Dia berdiri ujung altar. Tangan kanan wanita itu menenteng sebuah senjata api sejenis revolver. Sontak Gio dan Irish tercengang serta gugup. Apa dia yang membuat kegaduhan? Maksudnya apa dia melakukan hal ini? Apa dia wanita stress yang kabur dari RSJ?

"Siapa kamu?" tanya Gio pongah, menuruni tangga dan menghampiri wanita itu sambil terus mengomel. "Kenapa kamu buat gaduh dengan membuat bunyi tem—"

Dor!

Sebelum mencapainya, wanita itu menembakkan timah panas tepat ke dada pria itu. Gio mematung, lalu tumbang dengan mata mendelik.

Melihat suaminya jatuh, Irish berteriak histeris. "GIOOOOO!"

Wanita itu tersenyum, kemudian pandangannya mengarah pada Irish. Pistol diacungkan ke arah Irish, sontak wanita itu mengangkat kedua tangannya.

"Saya mohon, jangan bunuh saya," pinta Irish, memelas sambil menangkupkan kedua tangannya. Tubuhnya bergetar hebat, takut jikalau wanita itu akan mengambil nyawanya juga.

"Irish, pengampunan kamu tidak ada gunanya," ucap wanita itu, meskipun bersuara halus, tetapi terdengar mengerikan seperti suara iblis meminta nyawa. "Kesalahan kamu dan pria itu sangat banyak. Tidak ada ampunan bagi kalian."
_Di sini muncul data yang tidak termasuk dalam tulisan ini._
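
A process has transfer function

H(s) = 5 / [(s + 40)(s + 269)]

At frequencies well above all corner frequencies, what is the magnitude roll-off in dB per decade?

-40 dB/decade

Each pole contributes −20 dB/decade at high frequency; each zero contributes +20 dB/decade.
Net: 0 zero(s) − 2 pole(s) → -40 dB/decade.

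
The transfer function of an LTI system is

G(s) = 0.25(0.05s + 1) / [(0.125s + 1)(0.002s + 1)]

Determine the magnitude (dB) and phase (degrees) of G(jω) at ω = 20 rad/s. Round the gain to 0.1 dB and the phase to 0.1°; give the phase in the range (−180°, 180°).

-17.6 dB, -25.5°

At ω = 20 rad/s:
zero (1 + j20·0.05) = 1 + j1 → |·| ≈ 1.4142, ∠ ≈ 45.00°
pole (1 + j20·0.125) = 1 + j2.5 → |·| ≈ 2.6926, ∠ ≈ 68.20°
pole (1 + j20·0.002) = 1 + j0.04 → |·| ≈ 1.0008, ∠ ≈ 2.29°
|G| = 0.25 · 1.4142 / (2.6926 · 1.0008) ≈ 0.1312
Gain = 20 log₁₀(0.1312) ≈ -17.64 dB
∠G = (45.00°) − (68.20° + 2.29°) = -25.49°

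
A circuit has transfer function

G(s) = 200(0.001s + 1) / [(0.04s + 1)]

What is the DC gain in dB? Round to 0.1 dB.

46.0 dB

G(0) = 200 · 1 / 1 = 200
20 log₁₀(200) ≈ 46.02 dB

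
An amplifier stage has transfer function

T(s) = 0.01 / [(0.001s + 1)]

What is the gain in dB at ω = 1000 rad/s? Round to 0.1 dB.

-43.0 dB

At ω = 1000 rad/s:
pole (1 + j1000·0.001) = 1 + j1 → |·| ≈ 1.4142, ∠ ≈ 45.00°
|T| = 0.01 · 1 / (1.4142) ≈ 0.0070711
Gain = 20 log₁₀(0.0070711) ≈ -43.01 dB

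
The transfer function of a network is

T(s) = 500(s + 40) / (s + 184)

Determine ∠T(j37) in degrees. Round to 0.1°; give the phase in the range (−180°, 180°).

31.4°

At s = jω = j37:
zero (s+40): 40 + j37 → |·| = √(40²+37²) = √2969 ≈ 54.489, ∠ = arctan(37/40) ≈ 42.77°
pole (s+184): 184 + j37 → |·| = √(184²+37²) = √35225 ≈ 187.68, ∠ = arctan(37/184) ≈ 11.37°
∠T = 42.77° − 11.37° = 31.40°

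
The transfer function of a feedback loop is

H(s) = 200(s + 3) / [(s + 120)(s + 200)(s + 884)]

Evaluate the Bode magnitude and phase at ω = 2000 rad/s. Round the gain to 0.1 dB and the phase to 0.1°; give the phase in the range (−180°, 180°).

At s = jω = j2000:
zero (s+3): 3 + j2000 → |·| = √(3²+2000²) = √4000009 ≈ 2000, ∠ = arctan(2000/3) ≈ 89.91°
pole (s+120): 120 + j2000 → |·| = √(120²+2000²) = √4014400 ≈ 2003.6, ∠ = arctan(2000/120) ≈ 86.57°
pole (s+200): 200 + j2000 → |·| = √(200²+2000²) = √4040000 ≈ 2010, ∠ = arctan(2000/200) ≈ 84.29°
pole (s+884): 884 + j2000 → |·| = √(884²+2000²) = √4781456 ≈ 2186.7, ∠ = arctan(2000/884) ≈ 66.15°
|H| = 200 · 2000 / 8.8064e+09 ≈ 4.5422e-05
Gain = 20 log₁₀(4.5422e-05) ≈ -86.85 dB
∠H = 89.91° − 237.01° = -147.10°

-86.9 dB, -147.1°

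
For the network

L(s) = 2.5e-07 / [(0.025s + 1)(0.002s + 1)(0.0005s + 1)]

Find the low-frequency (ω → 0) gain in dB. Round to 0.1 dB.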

"Ampun ... ampun!" Irish spontan berlutut sambil menangkupkan kedua tangannya. "Tolong, lepaskan saya. Saya akan melakukan apa pun. Tolong, ampuni sa—"

Dor! Dor!

Dua peluru melesat di bagian kening dan dada bagian tengah. Mata Irish terbelalak, mulutnya ternganga, dan kedua tangannya terangkat sejajar dengan bahu. Sedetik kemudian, tubuh Irish roboh di atas altar, darah keluar dari bekas tembakan, lalu membasahi gaun putihnya yang cantik.

Wanita itu menghargai pekerjaannya itu dengan senyuman. Setelah puas melakukan hal mengerikan, lantas ia berbalik, berjalan dari tempat itu sambil mengelap pistol dengan sapu tangan putih bersulam bunga mawar merah di ujungnya.

"HEI, TUNGGU!" Langkah wanita itu terhenti mendengar sebuah jeritan yang disertai tangisan dari seorang wanita paruh baya. "DASAR WANITA SINTING! Kenapa kamu membunuh anakku?!"

Satu lagi orang yang sangat ingin diberantasnya. Telinganya menangkap suara langkah cepat di sebelah kanannya. Waktunya untuk menarik pelatuk. Ia pun menoleh, mengarahkan pistol itu ke arah wanita itu, lalu ... dor! Sebuah peluru langsung mencabut nyawanya. Ia berhasil membidik tepat di dada sebelah kiri.

Pria paruh baya, yang merupakan suami wanita tua itu, merangkul tubuhnya yang roboh di atas rerumputan. Dia bukan target, jadi wanita misterius itu tidak menodongkan pistol ke arahnya. Ditatapnya pria itu, setelah itu ia pergi sembari memasukkan pistol ke dalam tas kecilnya.[]

INIKAH PERNIKAHAN?

Perhatian: Cerita ini fiktif belaka. Maklumi saja jika ada alur yang berlebihan dan klise. Nikmati cerita dalam keadaan yang jernih, ya. Selamat membaca.

...***...

Pernikahan tidak seindah apa yang dibayangkan. Jika kamu memiliki suami yang sangat mencintaimu, maka ia akan melindunginya, berkata baik meski tak harus romantis.

Alina tidak demikian. Suaminya hanya manis pada awal pernikahan, tetapi ketika bulan berikutnya, rasa sakit yang ditahannya harus dimulai saat itu juga.

Di rumah besar ini, tak ada yang menganggapnya sebagai menantu. Mereka orang kaya, tapi terlalu pelit untuk menyewa seorang pembantu. Memasak, Alina tidak mempermasalahkannya, begitu juga dengan melayani ibu mertuanya yang sekadar minta secangkir teh dan camilan.

Alina mengantarkan pesanan ibu mertuanya itu ke teras belakang rumah yang tamannya begitu luas dan penuh oleh tanaman hias. Gadis itu agak gemetaran membawa nampan, wajahnya pucat karena lelah mengerjakan semua pekerjaan rumah. Ditambah lagi ia belum makan sejak pagi.

Dengan tetap menahan tubuhnya, Alina menghampiri ibu mertuanya yang sedang duduk di sebuah kursi sambil memegang kipas bertenaga baterai. Alih-alih berterima kasih, wanita itu memperlihatkan wajah cemberutnya.

"Lama banget! Saya kan sudah bilang, jam 4 sore, kamu wajib menyuguhkan saya teh dan cemilan!" bentak ibu mertuanya.

Alina menjawab sembari menunduk dan tersenyum kecut. "Maaf, Ma. Pekerjaan rumah saya tadi—"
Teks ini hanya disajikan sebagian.